Тот свернул с дороги и шел теперь по колено в густой траве, то и дело поглядывая по сторонам — без всякой опаски и интереса, просто потому, что ему был неприятен пристальный взгляд в спину. Почувствовав это, Кан опустил глаза. Пожав плечами, он направился к «прекрасному городу Луру»: вдали светились рыжим его крыши, пускающие закатные солнечные зайчики.

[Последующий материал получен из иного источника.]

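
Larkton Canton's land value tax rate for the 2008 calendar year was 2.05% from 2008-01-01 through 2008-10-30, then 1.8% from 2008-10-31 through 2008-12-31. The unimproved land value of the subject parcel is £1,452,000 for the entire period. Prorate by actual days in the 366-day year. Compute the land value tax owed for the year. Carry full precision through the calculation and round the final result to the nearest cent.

£29,151.08

2008-01-01 to 2008-10-30: 304 days at 2.05% → £1,452,000 × 2.05% × 304/366 = £24,723.6721
2008-10-31 to 2008-12-31: 62 days at 1.8% → £1,452,000 × 1.8% × 62/366 = £4,427.4098
Total = £29,151.0820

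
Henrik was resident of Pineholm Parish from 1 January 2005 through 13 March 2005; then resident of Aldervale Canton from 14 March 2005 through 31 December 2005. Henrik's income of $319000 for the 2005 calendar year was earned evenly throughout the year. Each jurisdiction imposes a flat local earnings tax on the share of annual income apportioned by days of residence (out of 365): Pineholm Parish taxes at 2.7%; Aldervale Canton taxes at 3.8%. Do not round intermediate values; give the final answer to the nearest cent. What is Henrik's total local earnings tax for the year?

Pineholm Parish, 1 January – 13 March 2005: 72 days → $319000 × 2.7% × 72/365 = $1699.0027
Aldervale Canton, 14 March – 31 December 2005: 293 days → $319000 × 3.8% × 293/365 = $9730.8110
Total = $11429.8137

$11429.81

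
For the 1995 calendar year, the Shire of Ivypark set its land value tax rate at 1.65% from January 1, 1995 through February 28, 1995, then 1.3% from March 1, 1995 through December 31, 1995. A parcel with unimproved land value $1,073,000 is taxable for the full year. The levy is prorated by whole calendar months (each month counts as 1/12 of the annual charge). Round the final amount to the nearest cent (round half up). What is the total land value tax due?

$14,574.92

January 1 – February 28, 1995: 2 months at 1.65% → $1,073,000 × 1.65% × 2/12 = $2,950.7500
March 1 – December 31, 1995: 10 months at 1.3% → $1,073,000 × 1.3% × 10/12 = $11,624.1667
Total = $14,574.9167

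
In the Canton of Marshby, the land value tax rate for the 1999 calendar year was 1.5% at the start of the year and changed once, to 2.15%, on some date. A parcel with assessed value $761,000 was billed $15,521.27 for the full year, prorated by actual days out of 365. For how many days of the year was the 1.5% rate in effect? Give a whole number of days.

62 days

Let d = days at the first rate; then 365 − d days at the second rate.
$761,000 × [1.5%·d + 2.15%·(365−d)] / 365 = $15,521.27
Solving gives d = 62, so the new rate took effect on March 4, 1999.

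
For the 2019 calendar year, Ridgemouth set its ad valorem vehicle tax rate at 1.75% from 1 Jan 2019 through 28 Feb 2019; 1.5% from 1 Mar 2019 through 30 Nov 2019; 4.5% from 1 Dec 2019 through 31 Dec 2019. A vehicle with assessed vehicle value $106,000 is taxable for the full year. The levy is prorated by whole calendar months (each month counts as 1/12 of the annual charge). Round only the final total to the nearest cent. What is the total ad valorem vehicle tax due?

$1,899.17

1 Jan – 28 Feb 2019: 2 months at 1.75% → $106,000 × 1.75% × 2/12 = $309.1667
1 Mar – 30 Nov 2019: 9 months at 1.5% → $106,000 × 1.5% × 9/12 = $1,192.5000
1 Dec – 31 Dec 2019: 1 month at 4.5% → $106,000 × 4.5% × 1/12 = $397.5000
Total = $1,899.1667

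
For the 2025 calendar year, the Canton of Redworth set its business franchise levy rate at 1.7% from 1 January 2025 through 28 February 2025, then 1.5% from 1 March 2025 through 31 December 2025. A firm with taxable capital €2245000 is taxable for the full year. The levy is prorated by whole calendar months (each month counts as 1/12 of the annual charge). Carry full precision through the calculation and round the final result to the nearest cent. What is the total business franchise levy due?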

…Все эти дни Кангасск туда просто шел, уже перестав задумываться над вопросом «зачем?». А теперь, оставшись наедине с самим собой, вновь задумался — и почувствовал, как к лицу прилила кровь и начали гореть уши. Как и тогда, когда маленькая Занна вручала ему невзрачный «камешек» — холодный обсидиан, изменивший его жизнь навсегда, — сейчас Кан ощущал себя полным идиотом. Он хотел этой встречи, ждал ее и… боялся, подсознательно надеясь, что она произойдет не сейчас, а когда-нибудь позже.